Making Kaizen Work in Relationships
Kaizen is the Japanese concept of incremental improvement that means making small daily changes that add up over time to represent huge differences in life. It can be applied to weight loss, exercise, productivity, and finance, but what about relationships? How can we apply this concept to one of the things that matter most in life?
Patterns
One piece of advice that any new heed is this: be wary of the patterns and habits you fall into. What many people don’t realize, is that relationships – like people – are very much habitual. The habits you set down early on in terms of the balance of power, or the roles each of you take on at particular times, can have a lasting effect on your relationship. You should make sure that anything you do is something you’re happy to continually do.
For example, if you pick your partner up from work on the way home once, this is very likely to become a habit. If your partner goes into another room one evening to work rather than watch TV with you, this is very likely to become a habit. The problem is breaking patterns and habits that you aren’t happy with. The answer? Kaizen. Small steps add up to a big difference.
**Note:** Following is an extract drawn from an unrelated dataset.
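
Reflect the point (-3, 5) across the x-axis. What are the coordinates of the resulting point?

Reflection across x-axis: (-3, 5) → (-3, -5)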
These habits can be broken just as they can be learned, but you need to start with a small step. For example, you might one night explain that you need to come home a little later, or that you’re very tired, and that you won’t be able to pick your partner up that night. Wait a week and do the same thing again. Then do two nights in a row. Before long, a new habit can be set.
Diagnostics
Another way to apply kaizen to relationships is in a diagnostic sense of continual improvement. In other words, you can look at your current relationship and identify key areas where things could be improved. Then find small ways to do that. This doesn’t need to mean pointing the finger at someone! It could mean deciding you both want to spend more time together and therefore finding small opportunities to do that. Likewise, it could mean deciding to do more interesting things, and so maybe making a small change – like banning television just one night of the week.
So, when it comes to relationships, kaizen is key. Making small, incremental changes can help you and your partner create a lasting, happy relationship that can weather any storm.